Background: Markov state models have been widely used to study conformational changes of biological macromolecules. These models are built from short timescale simulations and then propagated to extract long timescale dynamics. However, the solvent information in molecular simulations are often ignored in current methods, because of the large number of solvent molecules in a system and the indistinguishability of solvent molecules upon their exchange.
Methods: We present a solvent signature that compactly summarizes the solvent distribution in the high-dimensional data, and then define a distance metric between different configurations using this signature. We next incorporate the solvent information into the construction of Markov state models and present a fast geometric clustering algorithm which combines both the solute-based and solvent-based distances.

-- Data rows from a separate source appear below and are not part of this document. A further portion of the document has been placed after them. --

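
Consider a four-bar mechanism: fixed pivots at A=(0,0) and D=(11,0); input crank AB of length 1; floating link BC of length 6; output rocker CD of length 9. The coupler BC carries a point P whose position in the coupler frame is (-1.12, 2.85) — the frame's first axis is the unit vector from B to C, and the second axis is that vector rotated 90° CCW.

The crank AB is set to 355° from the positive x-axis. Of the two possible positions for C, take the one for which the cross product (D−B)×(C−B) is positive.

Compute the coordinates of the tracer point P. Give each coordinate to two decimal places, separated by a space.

-2.05 0.20

A=(0,0), D=(11.00,0)
B = A + 1.00·(cos355°, sin355°) = (0.9962, -0.0872)
|BD| = 10.0042
circle(B,6.00) ∩ circle(D,9.00): a=2.7530, h=5.3311
  candidates: C₊=(3.7027,5.2677) cross=53.333; C₋=(3.7956,-5.3941) cross=-53.333
  mode + wants cross > 0 → take C=(3.7027,5.2677) (cross=53.333)
ex = (C−B)/|BC| = (0.4511,0.8925); ey = (-0.8925,0.4511)
P = B + -1.12·ex + 2.85·ey = (-2.0526,0.1988)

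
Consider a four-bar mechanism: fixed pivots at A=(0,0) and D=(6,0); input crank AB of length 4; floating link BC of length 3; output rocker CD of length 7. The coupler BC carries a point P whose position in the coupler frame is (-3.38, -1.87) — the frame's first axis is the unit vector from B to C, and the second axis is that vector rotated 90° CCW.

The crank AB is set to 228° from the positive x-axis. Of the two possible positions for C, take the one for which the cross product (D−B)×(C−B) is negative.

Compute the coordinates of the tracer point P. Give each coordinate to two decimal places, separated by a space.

A=(0,0), D=(6.00,0)
B = A + 4.00·(cos228°, sin228°) = (-2.6765, -2.9726)
|BD| = 9.1716
circle(B,3.00) ∩ circle(D,7.00): a=2.4052, h=1.7931
  candidates: C₊=(-0.9824,-0.4967) cross=16.446; C₋=(0.1800,-3.8894) cross=-16.446
  mode - wants cross < 0 → take C=(0.1800,-3.8894) (cross=-16.446)
ex = (C−B)/|BC| = (0.9522,-0.3056); ey = (0.3056,0.9522)
P = B + -3.38·ex + -1.87·ey = (-6.4663,-3.7202)

-6.47 -3.72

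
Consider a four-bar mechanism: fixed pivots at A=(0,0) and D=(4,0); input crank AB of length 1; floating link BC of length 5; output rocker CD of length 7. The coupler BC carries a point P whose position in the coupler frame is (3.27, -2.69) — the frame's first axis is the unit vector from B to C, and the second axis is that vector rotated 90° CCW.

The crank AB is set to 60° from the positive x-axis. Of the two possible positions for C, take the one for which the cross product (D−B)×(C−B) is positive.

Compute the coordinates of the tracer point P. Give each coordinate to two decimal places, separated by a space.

2.96 4.31

A=(0,0), D=(4.00,0)
B = A + 1.00·(cos60°, sin60°) = (0.5000, 0.8660)
|BD| = 3.6056
circle(B,5.00) ∩ circle(D,7.00): a=-1.5254, h=4.7616
  candidates: C₊=(0.1629,5.8547) cross=17.168; C₋=(-2.1245,-3.3898) cross=-17.168
  mode + wants cross > 0 → take C=(0.1629,5.8547) (cross=17.168)
ex = (C−B)/|BC| = (-0.0674,0.9977); ey = (-0.9977,-0.0674)
P = B + 3.27·ex + -2.69·ey = (2.9634,4.3099)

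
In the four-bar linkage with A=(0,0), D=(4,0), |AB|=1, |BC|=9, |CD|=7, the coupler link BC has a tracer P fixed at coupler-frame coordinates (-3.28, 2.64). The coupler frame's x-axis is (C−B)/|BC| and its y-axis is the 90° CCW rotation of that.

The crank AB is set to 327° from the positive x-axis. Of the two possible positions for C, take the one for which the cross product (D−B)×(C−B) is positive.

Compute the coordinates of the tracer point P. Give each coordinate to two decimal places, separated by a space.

A=(0,0), D=(4.00,0)
B = A + 1.00·(cos327°, sin327°) = (0.8387, -0.5446)
|BD| = 3.2079
circle(B,9.00) ∩ circle(D,7.00): a=6.5916, h=6.1278
  candidates: C₊=(6.2942,6.6134) cross=19.657; C₋=(8.3750,-5.4644) cross=-19.657
  mode + wants cross > 0 → take C=(6.2942,6.6134) (cross=19.657)
ex = (C−B)/|BC| = (0.6062,0.7953); ey = (-0.7953,0.6062)
P = B + -3.28·ex + 2.64·ey = (-3.2493,-1.5530)

-3.25 -1.55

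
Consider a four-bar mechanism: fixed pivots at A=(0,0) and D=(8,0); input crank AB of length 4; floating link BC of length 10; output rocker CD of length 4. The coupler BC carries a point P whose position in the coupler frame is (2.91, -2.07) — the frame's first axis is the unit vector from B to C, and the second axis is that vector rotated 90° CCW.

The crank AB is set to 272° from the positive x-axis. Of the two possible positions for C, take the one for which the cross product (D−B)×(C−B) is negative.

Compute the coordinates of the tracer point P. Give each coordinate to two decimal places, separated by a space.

A=(0,0), D=(8.00,0)
B = A + 4.00·(cos272°, sin272°) = (0.1396, -3.9976)
|BD| = 8.8185
circle(B,10.00) ∩ circle(D,4.00): a=9.1720, h=3.9844
  candidates: C₊=(6.5089,3.7117) cross=35.136; C₋=(10.1212,-3.3912) cross=-35.136
  mode - wants cross < 0 → take C=(10.1212,-3.3912) (cross=-35.136)
ex = (C−B)/|BC| = (0.9982,0.0606); ey = (-0.0606,0.9982)
P = B + 2.91·ex + -2.07·ey = (3.1698,-5.8873)

3.17 -5.89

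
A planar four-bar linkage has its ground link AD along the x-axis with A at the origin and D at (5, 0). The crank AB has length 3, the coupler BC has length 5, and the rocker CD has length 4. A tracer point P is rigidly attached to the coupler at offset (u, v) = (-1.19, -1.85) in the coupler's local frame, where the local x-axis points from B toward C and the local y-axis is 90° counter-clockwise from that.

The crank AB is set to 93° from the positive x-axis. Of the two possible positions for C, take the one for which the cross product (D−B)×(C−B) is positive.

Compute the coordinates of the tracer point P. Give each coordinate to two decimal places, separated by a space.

-0.95 0.95

A=(0,0), D=(5.00,0)
B = A + 3.00·(cos93°, sin93°) = (-0.1570, 2.9959)
|BD| = 5.9641
circle(B,5.00) ∩ circle(D,4.00): a=3.7366, h=3.3224
  candidates: C₊=(4.7428,3.9917) cross=19.815; C₋=(1.4050,-1.7539) cross=-19.815
  mode + wants cross > 0 → take C=(4.7428,3.9917) (cross=19.815)
ex = (C−B)/|BC| = (0.9800,0.1992); ey = (-0.1992,0.9800)
P = B + -1.19·ex + -1.85·ey = (-0.9547,0.9459)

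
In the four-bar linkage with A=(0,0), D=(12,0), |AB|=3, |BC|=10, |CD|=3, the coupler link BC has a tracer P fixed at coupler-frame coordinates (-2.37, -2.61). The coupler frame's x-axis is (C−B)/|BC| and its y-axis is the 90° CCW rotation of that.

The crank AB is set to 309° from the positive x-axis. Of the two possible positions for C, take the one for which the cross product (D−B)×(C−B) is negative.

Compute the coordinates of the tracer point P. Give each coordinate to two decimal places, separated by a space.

-0.65 -4.78

A=(0,0), D=(12.00,0)
B = A + 3.00·(cos309°, sin309°) = (1.8880, -2.3314)
|BD| = 10.3773
circle(B,10.00) ∩ circle(D,3.00): a=9.5732, h=2.8902
  candidates: C₊=(10.5671,2.6357) cross=29.993; C₋=(11.8658,-2.9970) cross=-29.993
  mode - wants cross < 0 → take C=(11.8658,-2.9970) (cross=-29.993)
ex = (C−B)/|BC| = (0.9978,-0.0666); ey = (0.0666,0.9978)
P = B + -2.37·ex + -2.61·ey = (-0.6505,-4.7779)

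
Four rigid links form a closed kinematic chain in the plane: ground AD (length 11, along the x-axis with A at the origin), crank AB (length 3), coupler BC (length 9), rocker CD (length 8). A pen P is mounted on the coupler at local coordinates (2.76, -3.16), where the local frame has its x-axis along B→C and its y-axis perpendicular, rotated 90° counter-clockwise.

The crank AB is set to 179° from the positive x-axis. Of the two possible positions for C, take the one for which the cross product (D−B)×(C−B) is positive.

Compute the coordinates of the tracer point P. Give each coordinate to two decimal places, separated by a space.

A=(0,0), D=(11.00,0)
B = A + 3.00·(cos179°, sin179°) = (-2.9995, 0.0524)
|BD| = 13.9996
circle(B,9.00) ∩ circle(D,8.00): a=7.6070, h=4.8098
  candidates: C₊=(4.6254,4.8336) cross=67.335; C₋=(4.5894,-4.7858) cross=-67.335
  mode + wants cross > 0 → take C=(4.6254,4.8336) (cross=67.335)
ex = (C−B)/|BC| = (0.8472,0.5313); ey = (-0.5313,0.8472)
P = B + 2.76·ex + -3.16·ey = (1.0175,-1.1586)

1.02 -1.16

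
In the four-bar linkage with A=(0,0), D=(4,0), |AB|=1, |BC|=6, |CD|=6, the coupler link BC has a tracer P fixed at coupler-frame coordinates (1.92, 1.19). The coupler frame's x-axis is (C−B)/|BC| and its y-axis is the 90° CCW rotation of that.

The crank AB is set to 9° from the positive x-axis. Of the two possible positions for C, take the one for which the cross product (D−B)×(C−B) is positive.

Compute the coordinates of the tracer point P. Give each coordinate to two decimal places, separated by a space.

A=(0,0), D=(4.00,0)
B = A + 1.00·(cos9°, sin9°) = (0.9877, 0.1564)
|BD| = 3.0164
circle(B,6.00) ∩ circle(D,6.00): a=1.5082, h=5.8074
  candidates: C₊=(2.7950,5.8778) cross=17.517; C₋=(2.1927,-5.7213) cross=-17.517
  mode + wants cross > 0 → take C=(2.7950,5.8778) (cross=17.517)
ex = (C−B)/|BC| = (0.3012,0.9536); ey = (-0.9536,0.3012)
P = B + 1.92·ex + 1.19·ey = (0.4313,2.3457)

0.43 2.35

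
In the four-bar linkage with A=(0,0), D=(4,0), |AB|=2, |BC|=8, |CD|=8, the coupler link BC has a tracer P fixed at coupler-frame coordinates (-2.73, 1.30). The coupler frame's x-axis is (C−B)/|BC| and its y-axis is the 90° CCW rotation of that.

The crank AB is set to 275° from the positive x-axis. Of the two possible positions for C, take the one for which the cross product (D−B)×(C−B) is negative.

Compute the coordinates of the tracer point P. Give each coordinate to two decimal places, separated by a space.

-0.74 0.89

A=(0,0), D=(4.00,0)
B = A + 2.00·(cos275°, sin275°) = (0.1743, -1.9924)
|BD| = 4.3134
circle(B,8.00) ∩ circle(D,8.00): a=2.1567, h=7.7038
  candidates: C₊=(-1.4713,5.8365) cross=33.230; C₋=(5.6456,-7.8289) cross=-33.230
  mode - wants cross < 0 → take C=(5.6456,-7.8289) (cross=-33.230)
ex = (C−B)/|BC| = (0.6839,-0.7296); ey = (0.7296,0.6839)
P = B + -2.73·ex + 1.30·ey = (-0.7443,0.8884)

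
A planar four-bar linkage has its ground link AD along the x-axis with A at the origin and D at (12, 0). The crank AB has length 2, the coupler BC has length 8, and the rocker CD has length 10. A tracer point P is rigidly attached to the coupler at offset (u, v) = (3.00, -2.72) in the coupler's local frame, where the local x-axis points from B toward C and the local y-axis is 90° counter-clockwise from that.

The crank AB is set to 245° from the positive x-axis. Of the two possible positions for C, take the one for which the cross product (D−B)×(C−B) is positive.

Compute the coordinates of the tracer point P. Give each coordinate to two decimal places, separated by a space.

3.04 -0.68

A=(0,0), D=(12.00,0)
B = A + 2.00·(cos245°, sin245°) = (-0.8452, -1.8126)
|BD| = 12.9725
circle(B,8.00) ∩ circle(D,10.00): a=5.0987, h=6.1647
  candidates: C₊=(3.3421,5.0040) cross=79.971; C₋=(5.0648,-7.2044) cross=-79.971
  mode + wants cross > 0 → take C=(3.3421,5.0040) (cross=79.971)
ex = (C−B)/|BC| = (0.5234,0.8521); ey = (-0.8521,0.5234)
P = B + 3.00·ex + -2.72·ey = (3.0427,-0.6801)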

Results: We have tested our method on several different molecular dynamical systems, including alanine dipeptide, carbon nanotube, and benzene rings. With the new solvent-based signatures, we are able to identify different solvent distributions near the solute. Furthermore, when the solute has a concave shape, we can also capture the water number inside the solute structure. Finally we have compared the performances of different Markov state models. The experiment results show that our approach improves the existing methods both in the computational running time and the metastability.
Conclusions: In this paper we have initiated an study to build Markov state models for molecular dynamical systems with solvent degrees of freedom. The methods we described should also be broadly applicable to a wide range of biomolecular simulation analyses.